The bulk of Burrough’s book is made up of testimonials by people you’ve never heard of with no medical or homeopathic credentials.  They are all named things like Bob and Sheila.  Their stories are meant to add credibility to his book and the diet, but they come off as almost desperate.  Instead of explaining how and why the lemonade diet works, he anxiously shakes his examples in your face.  You can almost hear him plead, “See?  It worked for Sheila!  And Bob got rid of his ulcer!”

But for some reason unbeknownst to me to this date (maybe the fact that I’d spent over $30 at the health food store), I began the diet on a Monday.  Whoa.  Since I’ve been addicted to coffee since I was 12, it’s possible that my reaction was a little extreme.  I was vomiting by 2, constipated by 8.  Having never been constipated before in my life, I was not happy.  I crawled into bed miserable.

The next morning I was fine, but by noon, I was cursing Smooth Move.  (It’s a rip off and it tastes like ass.)  I was also cursing Mr.
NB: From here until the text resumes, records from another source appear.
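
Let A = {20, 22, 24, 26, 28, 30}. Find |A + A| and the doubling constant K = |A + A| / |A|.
K = |A + A| / |A| = 11/6

Enumerate A + A = {a + b : a, b ∈ A}. With |A| = 6, there are |A|^2 = 36 ordered sum pairs; collecting distinct values, A + A = {40, 42, 44, 46, 48, 50, 52, 54, 56, 58, 60}, so |A + A| = 11. Thus K = 11/6. Here |A + A| = 2|A| − 1 = 11, the minimum possible — so K = 11/6 is minimal, which holds iff A is an arithmetic progression.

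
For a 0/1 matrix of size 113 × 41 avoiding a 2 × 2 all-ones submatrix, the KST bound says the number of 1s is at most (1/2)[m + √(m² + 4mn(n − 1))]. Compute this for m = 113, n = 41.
z(113, 41; 2, 2) ≤ (1/2)[113 + √(113² + 4·113·41·40)] = (1/2)[113 + √754049] = 490.68

Kővári–Sós–Turán: let r_1, ..., r_113 be the row sums and z = Σ r_i the total number of 1s. Each pair of columns can share at most one row with both entries 1 (else a 2×2 all-ones block appears), so Σ_i C(r_i, 2) ≤ C(41, 2) = 820. By convexity Σ_i C(r_i, 2) ≥ 113·C(z/113, 2) = z(z − 113)/(2·113), giving z² − 113z − 113·41·40 ≤ 0 and hence z ≤ (1/2)[113 + √(12769 + 4·185320)] = (1/2)[113 + √754049] ≈ (1/2)(113 + 868.3599) = 490.68.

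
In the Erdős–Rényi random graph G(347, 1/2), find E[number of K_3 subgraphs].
E[# K_3] = C(347, 3) · (1/2)^C(3, 2) = 6903565 / 2^3 = 862945.625

For each 3-subset S of vertices (there are C(347, 3) = 6903565 such S), let X_S = 1 if S induces a K_3 (all C(3, 2) = 3 edges present). Then P(X_S = 1) = (1/2)^3 = 1/8. By linearity of expectation, E[# K_3] = C(347, 3) · (1/2)^3 = 6903565 / 8 = 862945.625.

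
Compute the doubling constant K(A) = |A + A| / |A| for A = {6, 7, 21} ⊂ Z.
K = |A + A| / |A| = 6/3 = 2

Enumerate A + A = {a + b : a, b ∈ A}. With |A| = 3, there are |A|^2 = 9 ordered sum pairs; collecting distinct values, A + A = {12, 13, 14, 27, 28, 42}, so |A + A| = 6. Thus K = 6/3 = 2. For comparison, the minimum possible |A + A| over all 3-element sets is 2·3 − 1 = 5 (so min K = 5/3), attained only by arithmetic progressions.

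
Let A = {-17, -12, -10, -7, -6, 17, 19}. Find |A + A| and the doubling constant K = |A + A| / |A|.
K = |A + A| / |A| = 26/7

Enumerate A + A = {a + b : a, b ∈ A}. With |A| = 7, there are |A|^2 = 49 ordered sum pairs; collecting distinct values, A + A = {-34, -29, -27, -24, -23, -22, -20, -19, -18, -17, -16, -14, -13, -12, 0, 2, 5, 7, 9, 10, 11, 12, 13, 34, 36, 38}, so |A + A| = 26. Thus K = 26/7. For comparison, the minimum possible |A + A| over all 7-element sets is 2·7 − 1 = 13 (so min K = 13/7), attained only by arithmetic progressions.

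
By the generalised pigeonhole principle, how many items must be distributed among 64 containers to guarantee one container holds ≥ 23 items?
n = (23 − 1)·64 + 1 = 1409

By the generalised pigeonhole principle, to guarantee some box contains ≥ r objects we need more than (r − 1) · k objects total. Threshold: n = (r − 1) · k + 1. With r = 23 and k = 64: n = 22 · 64 + 1 = 1408 + 1 = 1409. For n = 1408 = 22 · 64, we can put exactly 22 objects in every box, avoiding 23 in any single one — so 1409 is tight.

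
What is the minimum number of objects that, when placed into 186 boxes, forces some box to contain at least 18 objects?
n = (18 − 1)·186 + 1 = 3163

By the generalised pigeonhole principle, to guarantee some box contains ≥ r objects we need more than (r − 1) · k objects total. Threshold: n = (r − 1) · k + 1. With r = 18 and k = 186: n = 17 · 186 + 1 = 3162 + 1 = 3163. For n = 3162 = 17 · 186, we can put exactly 17 objects in every box, avoiding 18 in any single one — so 3163 is tight.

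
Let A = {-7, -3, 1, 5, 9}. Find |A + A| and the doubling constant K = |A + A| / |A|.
K = |A + A| / |A| = 9/5

Enumerate A + A = {a + b : a, b ∈ A}. With |A| = 5, there are |A|^2 = 25 ordered sum pairs; collecting distinct values, A + A = {-14, -10, -6, -2, 2, 6, 10, 14, 18}, so |A + A| = 9. Thus K = 9/5. Here |A + A| = 2|A| − 1 = 9, the minimum possible — so K = 9/5 is minimal, which holds iff A is an arithmetic progression.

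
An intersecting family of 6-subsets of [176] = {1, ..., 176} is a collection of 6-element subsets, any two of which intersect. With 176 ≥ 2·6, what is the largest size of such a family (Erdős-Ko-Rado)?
max |F| = C(175, 5) = 1291150035

The Erdős-Ko-Rado theorem states: for n ≥ 2k, an intersecting family of k-subsets of an n-element set has size at most C(n − 1, k − 1), with equality for 'star' families {A ⊆ [n] : |A| = k, i ∈ A} (fix an element i). For n = 176, k = 6: C(175, 5) = 1291150035.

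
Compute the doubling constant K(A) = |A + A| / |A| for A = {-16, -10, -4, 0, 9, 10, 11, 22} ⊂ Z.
K = |A + A| / |A| = 30/8 = 15/4

Enumerate A + A = {a + b : a, b ∈ A}. With |A| = 8, there are |A|^2 = 64 ordered sum pairs; collecting distinct values, A + A = {-32, -26, -20, -16, -14, -10, -8, -7, -6, -5, -4, -1, 0, 1, 5, 6, 7, 9, 10, 11, 12, 18, 19, 20, 21, 22, 31, 32, 33, 44}, so |A + A| = 30. Thus K = 30/8 = 15/4. For comparison, the minimum possible |A + A| over all 8-element sets is 2·8 − 1 = 15 (so min K = 15/8), attained only by arithmetic progressions.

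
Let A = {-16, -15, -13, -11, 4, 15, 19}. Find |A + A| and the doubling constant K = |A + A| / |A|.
K = |A + A| / |A| = 25/7

Enumerate A + A = {a + b : a, b ∈ A}. With |A| = 7, there are |A|^2 = 49 ordered sum pairs; collecting distinct values, A + A = {-32, -31, -30, -29, -28, -27, -26, -24, -22, -12, -11, -9, -7, -1, 0, 2, 3, 4, 6, 8, 19, 23, 30, 34, 38}, so |A + A| = 25. Thus K = 25/7. For comparison, the minimum possible |A + A| over all 7-element sets is 2·7 − 1 = 13 (so min K = 13/7), attained only by arithmetic progressions.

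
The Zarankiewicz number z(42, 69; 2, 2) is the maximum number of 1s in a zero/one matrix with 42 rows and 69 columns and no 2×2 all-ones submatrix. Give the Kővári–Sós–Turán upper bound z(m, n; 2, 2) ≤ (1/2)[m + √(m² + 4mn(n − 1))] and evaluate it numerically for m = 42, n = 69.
z(42, 69; 2, 2) ≤ (1/2)[42 + √(42² + 4·42·69·68)] = (1/2)[42 + √790020] = 465.4153

Kővári–Sós–Turán: let r_1, ..., r_42 be the row sums and z = Σ r_i the total number of 1s. Each pair of columns can share at most one row with both entries 1 (else a 2×2 all-ones block appears), so Σ_i C(r_i, 2) ≤ C(69, 2) = 2346. By convexity Σ_i C(r_i, 2) ≥ 42·C(z/42, 2) = z(z − 42)/(2·42), giving z² − 42z − 42·69·68 ≤ 0 and hence z ≤ (1/2)[42 + √(1764 + 4·197064)] = (1/2)[42 + √790020] ≈ (1/2)(42 + 888.8307) = 465.4153.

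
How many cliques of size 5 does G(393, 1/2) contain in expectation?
E[# K_5] = C(393, 5) · (1/2)^C(5, 2) = 76153231518 / 2^10 = 38076615759/512 ≈ 74368390.154297

For each 5-subset S of vertices (there are C(393, 5) = 76153231518 such S), let X_S = 1 if S induces a K_5 (all C(5, 2) = 10 edges present). Then P(X_S = 1) = (1/2)^10 = 1/1024. By linearity of expectation, E[# K_5] = C(393, 5) · (1/2)^10 = 76153231518 / 1024 = 38076615759/512 ≈ 74368390.154297.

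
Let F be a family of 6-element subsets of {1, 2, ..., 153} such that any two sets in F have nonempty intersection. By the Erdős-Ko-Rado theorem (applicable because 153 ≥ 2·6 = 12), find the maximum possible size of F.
max |F| = C(152, 5) = 632671880

Erdős-Ko-Rado (1961): when n ≥ 2k, max |F| = C(n−1, k−1). The bound is attained by the star {A : i ∈ A} for any fixed i ∈ [n]. Here C(153−1, 6−1) = C(152, 5) = 632671880.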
Burroughs, my boyfriend and anyone who came into contact with me.  My sister wasn’t about to put up with it.  “You stupid bitch,” she said in so many words.  “Eat some naan.”

Never before had naan tasted so good.  Refreshed by the 30 or so calories it provided, I was able to get off the couch, crawl to the computer, and do some online research.  I was only marginally surprised to find out that according to bbc.com, there is absolutely no validity to the lemonade diet.  Not that tests haven’t been done, they have.  And they produce no statistics that the diet improves your health.  Anyone will lose weight who cuts their diet down to that much of an extreme.  And anything that requires a laxative in the form of a tea or otherwise is hardly natural.  I mean not to be coarse, but shitting is the one thing our bodies should be able to do just fine without our help, thank you very much.

So I lasted 2 days.  Not even, if you count the naan.  By Wednesday I had modified the diet to slightly more sensible detox plan: lemonade all day until about four, then veggies, wheat and other (ahem, fibrous) substances to help my system. Coffee in the morning, of course.  Fuck that.  Coffee isn’t that bad for you, really.  The caffeine jump starts your metabolism and it is a natural diarrhetic.  Throughout the remaining ten days, I actually felt great.  A glass of red wine here, a small salad there– didn’t kill me.

When I got on my boyfriend’s scale (like I own one.  Please.), it read 140.  I beamed at him.  He was helpful as ever.  “Are you sure that’s right?” he asked.  “Did the scale start at zero?”

Why can’t he ever just let me live the fantasy?

But he was right.  I hadn’t lost 15 pounds, I had lost ten.  Ten wonderful pounds.  I feel great, I felt great.

And Stanley Burroughs can kiss my ass.